Monthly Archives: April 2014

Perspectives of a Story and Ownership in The Stories We Tell

One of the concerns that The Stories We Tell brought up was the the question of a story’s ownership. Who “owns” a story? What causes an event that somebody has been through to become “theirs,” giving them the right to tell it over anyone else that has also been affected? In The Stories We Tell, we saw multiple perspectives of a shared story about a family, their deceased mother Diane and people who have been affected and pulled into her world, told through a collective narrative between Sarah, Diane’s immediate family: her husband, children and, further out, her lovers and friends. But we saw that once the idea of beginning to tell a story emerged, there was conflict between who had the right to tell the story and multiple narratives coming from Harry, Michael and Sarah, all telling their sides of the same story.

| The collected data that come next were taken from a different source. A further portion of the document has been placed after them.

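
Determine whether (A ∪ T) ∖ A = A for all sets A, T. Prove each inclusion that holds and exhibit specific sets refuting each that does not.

Neither inclusion holds.

(⊆) This inclusion fails. Take A = ∅, T = {1}; then 1 ∈ (A ∪ T) ∖ A but 1 ∉ A.

(⊇) This inclusion fails. Take A = {1}, T = ∅; then 1 ∈ A but 1 ∉ (A ∪ T) ∖ A.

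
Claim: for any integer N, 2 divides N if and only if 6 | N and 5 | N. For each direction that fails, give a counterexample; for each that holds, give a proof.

Only the reverse direction holds.

[⇐] Suppose 6 ∣ N and 5 ∣ N. Any common multiple of 6 and 5 is a multiple of their lcm; here gcd(6, 5) = 1, so lcm(6, 5) = 6·5 = 30, so 30 ∣ N. Since 2 ∣ 30, it follows that 2 ∣ N.

[⇒] This fails: take N = 2. Certainly 2 ∣ 2, but 6 ∤ 2.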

Perspective is an interesting thing in The Stories We Tell. Since the main focus of the narrative is about Diane, who has already passed away, the only sides of the story that we witness are from the people that are connected to her in some way. Due to this reason, we miss a large portion of the story that is being told: Diane’s own perspective. In a way, it is ironic that a story about a person’s life lacks their own perspective. Instead, because of Diane’s death, we can only see what other people saw of her. This leads to multiple and sometimes contradicting narratives. For example, when Sarah is interviewing her family as well as Diane’s friends, in one instance, one person states that Diane was a person that wholeheartedly expressed herself on the outside and did not have an inner face to show to others. Immediately afterward, the film shows another person who states contradictorily that Diane was very good at controlling the faces that she showed to others. Since we are only hearing what these interviewees knew of Diane, neither piece of information about Diane is false, because it is their own perspective of her, but it nevertheless leaves us with two conflicting views of Diane.

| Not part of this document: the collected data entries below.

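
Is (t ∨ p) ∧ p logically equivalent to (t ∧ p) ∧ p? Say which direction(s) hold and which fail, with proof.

Only the converse holds.

(⇒) This fails. Under p = T, t = F, the left side is true but the right side is false.

(⇐) Assume the antecedent. If p is true, (t ∨ p) ∧ p reduces to true regardless of the other variables. If p is false, the antecedent cannot hold. Either way (t ∨ p) ∧ p holds.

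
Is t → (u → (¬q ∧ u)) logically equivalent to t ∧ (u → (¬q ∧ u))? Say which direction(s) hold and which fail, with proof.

(←) Assume the antecedent. If u is true, the antecedent forces (u = T, t = T, q = F), and t → (u → (¬q ∧ u)) holds there. If u is false, t → (u → (¬q ∧ u)) reduces to true regardless of the other variables. Either way t → (u → (¬q ∧ u)) holds.

(→) This fails. Under u = F, t = F, q = F, the left side is true but the right side is false.

Only the converse holds.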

The question of ownership is one that I felt was hard to entangle. Halfway through the film, when the question arises of who will tell the story, we saw that multiple people wanted to, creating a dispute over who had the right to, whose story it was to tell, and who had the “true” story. Harry stated that the affair that he had with Diane was so intense and profound that it was his own to tell, nobody else. But Michael was also inspired to write his own version once he found out about Diane’s affair. However, this raises the question of what the “truth” of the story is. While both Harry and Michael possess insight into events that the other did not, at the same time neither of them also have the entire story. In fact, even though Sarah brought together everyone in Diane’s life, it appears that the story is still incomplete, because it lacks Diane’s own voice.

I think that the right to tell a story about someone is not a “right” to be possessed, but all perspectives of a life narrative are valuable, because it offers its own unique insight. The Stories We Tell may be an incomplete view of Diane from the lack of her own voice, but at the same time, the story is not just about Diane, but it is the story of every person involved in its telling.